Protective effects of melatonin and S-methylisothiourea on mechlorethamine induced nephrotoxicity.

Background: In this study, we aimed to investigate the protective effects of melatonin (MEL) and S-methylisothiourea (SMT) on mechlorethamine (MEC) induced nephrotoxicity.

Materials And Methods: A total of 36 male Sprague-Dawley rats were divided into four groups: control, MEC, MEC+MEL, and MEC+SMT. Three groups received single dose of MEC (3.5 mg/kg) via transdermal route. Control animals were given saline only via transdermal route. MEL (100 mg/kg) was administered intraperitoneally 30 min after the application of MEC, and after the same dose of MEL was given every 12 h for a total of six doses. SMT (50 mg/kg) was also given intraperitoneally 30 min after the application of MEC.

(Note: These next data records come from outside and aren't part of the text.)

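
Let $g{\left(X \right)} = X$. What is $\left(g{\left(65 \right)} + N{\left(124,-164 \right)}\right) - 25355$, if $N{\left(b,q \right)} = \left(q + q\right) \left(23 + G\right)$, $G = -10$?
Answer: $-29554$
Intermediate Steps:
$N{\left(b,q \right)} = 26 q$ ($N{\left(b,q \right)} = \left(q + q\right) \left(23 - 10\right) = 2 q 13 = 26 q$)
$\left(g{\left(65 \right)} + N{\left(124,-164 \right)}\right) - 25355 = \left(65 + 26 \left(-164\right)\right) - 25355 = \left(65 - 4264\right) - 25355 = -4199 - 25355 = -29554$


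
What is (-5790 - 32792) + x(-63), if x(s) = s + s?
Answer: -38708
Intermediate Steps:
x(s) = 2*s
(-5790 - 32792) + x(-63) = (-5790 - 32792) + 2*(-63) = -38582 - 126 = -38708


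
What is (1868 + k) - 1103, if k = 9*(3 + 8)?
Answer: 864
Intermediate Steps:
k = 99 (k = 9*11 = 99)
(1868 + k) - 1103 = (1868 + 99) - 1103 = 1967 - 1103 = 864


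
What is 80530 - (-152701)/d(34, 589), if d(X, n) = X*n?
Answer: 1612846481/20026 ≈ 80538.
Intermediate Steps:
80530 - (-152701)/d(34, 589) = 80530 - (-152701)/(34*589) = 80530 - (-152701)/20026 = 80530 - 1*(-152701/20026) = 80530 + 152701/20026 = 1612846481/20026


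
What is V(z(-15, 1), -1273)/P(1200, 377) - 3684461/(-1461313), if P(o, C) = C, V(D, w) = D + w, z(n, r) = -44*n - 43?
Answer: 430420469/550915001 ≈ 0.78128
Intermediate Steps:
z(n, r) = -43 - 44*n
V(z(-15, 1), -1273)/P(1200, 377) - 3684461/(-1461313) = ((-43 - 44*(-15)) - 1273)/377 - 3684461/(-1461313) = ((-43 + 660) - 1273)*(1/377) - 3684461*(-1/1461313) = (617 - 1273)*(1/377) + 3684461/1461313 = -656*1/377 + 3684461/1461313 = -656/377 + 3684461/1461313 = 430420469/550915001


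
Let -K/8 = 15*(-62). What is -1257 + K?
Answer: 6183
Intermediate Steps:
K = 7440 (K = -120*(-62) = -8*(-930) = 7440)
-1257 + K = -1257 + 7440 = 6183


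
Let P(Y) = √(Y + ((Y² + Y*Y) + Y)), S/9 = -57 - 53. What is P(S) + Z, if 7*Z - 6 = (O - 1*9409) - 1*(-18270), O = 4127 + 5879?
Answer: 18873/7 + 6*√54395 ≈ 4095.5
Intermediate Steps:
S = -990 (S = 9*(-57 - 53) = 9*(-110) = -990)
O = 10006
P(Y) = √(2*Y + 2*Y²) (P(Y) = √(Y + ((Y² + Y²) + Y)) = √(Y + (2*Y² + Y)) = √(Y + (Y + 2*Y²)) = √(2*Y + 2*Y²))
Z = 18873/7 (Z = 6/7 + ((10006 - 1*9409) - 1*(-18270))/7 = 6/7 + ((10006 - 9409) + 18270)/7 = 6/7 + (597 + 18270)/7 = 6/7 + (⅐)*18867 = 6/7 + 18867/7 = 18873/7 ≈ 2696.1)
P(S) + Z = √2*√(-990*(1 - 990)) + 18873/7 = √2*√(-990*(-989)) + 18873/7 = √2*√979110 + 18873/7 = √2*(3*√108790) + 18873/7 = 6*√54395 + 18873/7 = 18873/7 + 6*√54395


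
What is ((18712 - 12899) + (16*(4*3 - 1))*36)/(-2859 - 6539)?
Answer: -12149/9398 ≈ -1.2927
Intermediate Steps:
((18712 - 12899) + (16*(4*3 - 1))*36)/(-2859 - 6539) = (5813 + (16*(12 - 1))*36)/(-9398) = (5813 + (16*11)*36)*(-1/9398) = (5813 + 176*36)*(-1/9398) = (5813 + 6336)*(-1/9398) = 12149*(-1/9398) = -12149/9398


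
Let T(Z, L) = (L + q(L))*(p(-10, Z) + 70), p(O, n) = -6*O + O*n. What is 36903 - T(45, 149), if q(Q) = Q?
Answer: 132263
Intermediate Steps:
T(Z, L) = 2*L*(130 - 10*Z) (T(Z, L) = (L + L)*(-10*(-6 + Z) + 70) = (2*L)*((60 - 10*Z) + 70) = (2*L)*(130 - 10*Z) = 2*L*(130 - 10*Z))
36903 - T(45, 149) = 36903 - 20*149*(13 - 1*45) = 36903 - 20*149*(13 - 45) = 36903 - 20*149*(-32) = 36903 - 1*(-95360) = 36903 + 95360 = 132263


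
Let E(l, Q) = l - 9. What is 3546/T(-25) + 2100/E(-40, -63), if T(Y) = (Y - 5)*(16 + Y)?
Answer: -3121/105 ≈ -29.724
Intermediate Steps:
E(l, Q) = -9 + l
T(Y) = (-5 + Y)*(16 + Y)
3546/T(-25) + 2100/E(-40, -63) = 3546/(-80 + (-25)**2 + 11*(-25)) + 2100/(-9 - 40) = 3546/(-80 + 625 - 275) + 2100/(-49) = 3546/270 + 2100*(-1/49) = 3546*(1/270) - 300/7 = 197/15 - 300/7 = -3121/105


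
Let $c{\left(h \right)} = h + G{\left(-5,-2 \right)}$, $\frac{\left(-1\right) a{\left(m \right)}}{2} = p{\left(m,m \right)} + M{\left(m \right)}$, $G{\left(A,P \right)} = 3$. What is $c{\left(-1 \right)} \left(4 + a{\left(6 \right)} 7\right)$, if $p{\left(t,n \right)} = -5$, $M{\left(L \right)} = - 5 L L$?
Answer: $5188$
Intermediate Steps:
$M{\left(L \right)} = - 5 L^{2}$
$a{\left(m \right)} = 10 + 10 m^{2}$ ($a{\left(m \right)} = - 2 \left(-5 - 5 m^{2}\right) = 10 + 10 m^{2}$)
$c{\left(h \right)} = 3 + h$ ($c{\left(h \right)} = h + 3 = 3 + h$)
$c{\left(-1 \right)} \left(4 + a{\left(6 \right)} 7\right) = \left(3 - 1\right) \left(4 + \left(10 + 10 \cdot 6^{2}\right) 7\right) = 2 \left(4 + \left(10 + 10 \cdot 36\right) 7\right) = 2 \left(4 + \left(10 + 360\right) 7\right) = 2 \left(4 + 370 \cdot 7\right) = 2 \left(4 + 2590\right) = 2 \cdot 2594 = 5188$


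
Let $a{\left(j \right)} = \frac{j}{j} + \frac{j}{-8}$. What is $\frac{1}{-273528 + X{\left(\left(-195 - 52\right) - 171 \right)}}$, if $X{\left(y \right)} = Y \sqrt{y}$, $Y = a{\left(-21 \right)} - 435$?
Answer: $- \frac{301824}{82643144893} + \frac{476 i \sqrt{418}}{82643144893} \approx -3.6521 \cdot 10^{-6} + 1.1776 \cdot 10^{-7} i$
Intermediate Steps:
$a{\left(j \right)} = 1 - \frac{j}{8}$ ($a{\left(j \right)} = 1 + j \left(- \frac{1}{8}\right) = 1 - \frac{j}{8}$)
$Y = - \frac{3451}{8}$ ($Y = \left(1 - - \frac{21}{8}\right) - 435 = \left(1 + \frac{21}{8}\right) - 435 = \frac{29}{8} - 435 = - \frac{3451}{8} \approx -431.38$)
$X{\left(y \right)} = - \frac{3451 \sqrt{y}}{8}$
$\frac{1}{-273528 + X{\left(\left(-195 - 52\right) - 171 \right)}} = \frac{1}{-273528 - \frac{3451 \sqrt{\left(-195 - 52\right) - 171}}{8}} = \frac{1}{-273528 - \frac{3451 \sqrt{-247 - 171}}{8}} = \frac{1}{-273528 - \frac{3451 \sqrt{-418}}{8}} = \frac{1}{-273528 - \frac{3451 i \sqrt{418}}{8}}$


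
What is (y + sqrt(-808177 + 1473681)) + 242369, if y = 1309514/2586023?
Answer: 626773118001/2586023 + 4*sqrt(41594) ≈ 2.4319e+5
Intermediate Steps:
y = 1309514/2586023 (y = 1309514*(1/2586023) = 1309514/2586023 ≈ 0.50638)
(y + sqrt(-808177 + 1473681)) + 242369 = (1309514/2586023 + sqrt(-808177 + 1473681)) + 242369 = (1309514/2586023 + sqrt(665504)) + 242369 = (1309514/2586023 + 4*sqrt(41594)) + 242369 = 626773118001/2586023 + 4*sqrt(41594)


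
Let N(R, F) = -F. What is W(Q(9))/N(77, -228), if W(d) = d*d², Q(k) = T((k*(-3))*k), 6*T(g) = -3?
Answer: -1/1824 ≈ -0.00054825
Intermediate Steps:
T(g) = -½ (T(g) = (⅙)*(-3) = -½)
Q(k) = -½
W(d) = d³
W(Q(9))/N(77, -228) = (-½)³/((-1*(-228))) = -⅛/228 = -⅛*1/228 = -1/1824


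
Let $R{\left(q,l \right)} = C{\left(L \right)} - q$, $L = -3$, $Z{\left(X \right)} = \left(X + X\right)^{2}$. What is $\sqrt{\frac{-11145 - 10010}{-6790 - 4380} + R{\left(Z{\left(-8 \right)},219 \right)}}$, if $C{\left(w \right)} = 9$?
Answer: $\frac{i \sqrt{1223264678}}{2234} \approx 15.656 i$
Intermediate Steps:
$Z{\left(X \right)} = 4 X^{2}$ ($Z{\left(X \right)} = \left(2 X\right)^{2} = 4 X^{2}$)
$R{\left(q,l \right)} = 9 - q$
$\sqrt{\frac{-11145 - 10010}{-6790 - 4380} + R{\left(Z{\left(-8 \right)},219 \right)}} = \sqrt{\frac{-11145 - 10010}{-6790 - 4380} + \left(9 - 4 \left(-8\right)^{2}\right)} = \sqrt{- \frac{21155}{-11170} + \left(9 - 4 \cdot 64\right)} = \sqrt{\left(-21155\right) \left(- \frac{1}{11170}\right) + \left(9 - 256\right)} = \sqrt{\frac{4231}{2234} + \left(9 - 256\right)} = \sqrt{\frac{4231}{2234} - 247} = \sqrt{- \frac{547567}{2234}} = \frac{i \sqrt{1223264678}}{2234}$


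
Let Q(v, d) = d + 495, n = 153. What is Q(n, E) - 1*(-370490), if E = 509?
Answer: 371494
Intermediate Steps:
Q(v, d) = 495 + d
Q(n, E) - 1*(-370490) = (495 + 509) - 1*(-370490) = 1004 + 370490 = 371494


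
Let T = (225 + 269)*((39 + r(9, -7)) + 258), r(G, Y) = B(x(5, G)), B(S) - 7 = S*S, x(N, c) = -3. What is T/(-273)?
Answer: -11894/21 ≈ -566.38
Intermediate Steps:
B(S) = 7 + S² (B(S) = 7 + S*S = 7 + S²)
r(G, Y) = 16 (r(G, Y) = 7 + (-3)² = 7 + 9 = 16)
T = 154622 (T = (225 + 269)*((39 + 16) + 258) = 494*(55 + 258) = 494*313 = 154622)
T/(-273) = 154622/(-273) = 154622*(-1/273) = -11894/21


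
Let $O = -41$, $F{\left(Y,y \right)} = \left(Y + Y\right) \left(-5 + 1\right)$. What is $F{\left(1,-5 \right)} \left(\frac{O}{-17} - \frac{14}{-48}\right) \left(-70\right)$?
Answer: $\frac{77210}{51} \approx 1513.9$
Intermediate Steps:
$F{\left(Y,y \right)} = - 8 Y$ ($F{\left(Y,y \right)} = 2 Y \left(-4\right) = - 8 Y$)
$F{\left(1,-5 \right)} \left(\frac{O}{-17} - \frac{14}{-48}\right) \left(-70\right) = \left(-8\right) 1 \left(- \frac{41}{-17} - \frac{14}{-48}\right) \left(-70\right) = - 8 \left(\left(-41\right) \left(- \frac{1}{17}\right) - - \frac{7}{24}\right) \left(-70\right) = - 8 \left(\frac{41}{17} + \frac{7}{24}\right) \left(-70\right) = \left(-8\right) \frac{1103}{408} \left(-70\right) = \left(- \frac{1103}{51}\right) \left(-70\right) = \frac{77210}{51}$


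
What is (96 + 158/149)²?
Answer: 209149444/22201 ≈ 9420.7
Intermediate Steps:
(96 + 158/149)² = (14462/149)² = 209149444/22201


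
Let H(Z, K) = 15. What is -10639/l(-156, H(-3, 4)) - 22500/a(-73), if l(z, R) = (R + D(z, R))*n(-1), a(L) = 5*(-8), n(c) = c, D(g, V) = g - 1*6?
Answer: 144097/294 ≈ 490.13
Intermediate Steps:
D(g, V) = -6 + g (D(g, V) = g - 6 = -6 + g)
a(L) = -40
l(z, R) = 6 - R - z (l(z, R) = (R + (-6 + z))*(-1) = (-6 + R + z)*(-1) = 6 - R - z)
-10639/l(-156, H(-3, 4)) - 22500/a(-73) = -10639/(6 - 1*15 - 1*(-156)) - 22500/(-40) = -10639/(6 - 15 + 156) - 22500*(-1/40) = -10639/147 + 1125/2 = 144097/294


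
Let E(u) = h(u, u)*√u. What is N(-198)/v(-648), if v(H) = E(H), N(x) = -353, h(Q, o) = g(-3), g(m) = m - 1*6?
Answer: -353*I*√2/324 ≈ -1.5408*I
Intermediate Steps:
g(m) = -6 + m (g(m) = m - 6 = -6 + m)
h(Q, o) = -9 (h(Q, o) = -6 - 3 = -9)
E(u) = -9*√u
v(H) = -9*√H
N(-198)/v(-648) = -353*I*√2/324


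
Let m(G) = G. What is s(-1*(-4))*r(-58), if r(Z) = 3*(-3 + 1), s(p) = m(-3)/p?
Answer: 9/2 ≈ 4.5000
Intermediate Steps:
s(p) = -3/p
r(Z) = -6 (r(Z) = 3*(-2) = -6)
s(-1*(-4))*r(-58) = -3/((-1*(-4)))*(-6) = -3/4*(-6) = -3*¼*(-6) = -¾*(-6) = 9/2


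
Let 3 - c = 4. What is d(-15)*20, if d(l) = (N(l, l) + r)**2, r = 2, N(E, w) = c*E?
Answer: 5780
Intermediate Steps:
c = -1 (c = 3 - 1*4 = 3 - 4 = -1)
N(E, w) = -E
d(l) = (2 - l)**2 (d(l) = (-l + 2)**2 = (2 - l)**2)
d(-15)*20 = (2 - 1*(-15))**2*20 = (2 + 15)**2*20 = 17**2*20 = 289*20 = 5780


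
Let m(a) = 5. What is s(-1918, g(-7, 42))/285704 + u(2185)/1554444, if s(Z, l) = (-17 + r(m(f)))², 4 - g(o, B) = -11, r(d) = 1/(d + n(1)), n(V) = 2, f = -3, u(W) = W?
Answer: 6529122127/2720179070028 ≈ 0.0024003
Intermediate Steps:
r(d) = 1/(2 + d) (r(d) = 1/(d + 2) = 1/(2 + d))
g(o, B) = 15 (g(o, B) = 4 - 1*(-11) = 4 + 11 = 15)
s(Z, l) = 13924/49 (s(Z, l) = (-17 + 1/(2 + 5))² = (-17 + 1/7)² = (-17 + ⅐)² = (-118/7)² = 13924/49)
s(-1918, g(-7, 42))/285704 + u(2185)/1554444 = (13924/49)/285704 + 2185/1554444 = (13924/49)*(1/285704) + 2185*(1/1554444) = 3481/3499874 + 2185/1554444 = 6529122127/2720179070028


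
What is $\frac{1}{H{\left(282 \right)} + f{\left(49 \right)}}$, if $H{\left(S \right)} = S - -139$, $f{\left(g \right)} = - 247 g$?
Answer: $- \frac{1}{11682} \approx -8.5602 \cdot 10^{-5}$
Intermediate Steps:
$H{\left(S \right)} = 139 + S$ ($H{\left(S \right)} = S + 139 = 139 + S$)
$\frac{1}{H{\left(282 \right)} + f{\left(49 \right)}} = \frac{1}{\left(139 + 282\right) - 12103} = \frac{1}{421 - 12103} = \frac{1}{-11682} = - \frac{1}{11682}$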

Results: The tissue TNF-α, IL-1β, and NOx levels were found significantly different for all groups (P < 0.001). MEC application resulted in severe histopathological changes. Melatonin showed meaningful protection against kidney damage. But protection by SMT was weaker. TNF-α and IL-1β levels increased significantly with MEC application, and MEL and SMT ameliorated these increases in kidney tissue. MEC also elevated NOx levels in kidney tissue.

Conclusions: Both inflammation and oxidative stress may have an important role in the MEC induced nephrotoxicity. MEL and SMT may also have anti-inflammatory properties, as well as anti-oxidant properties.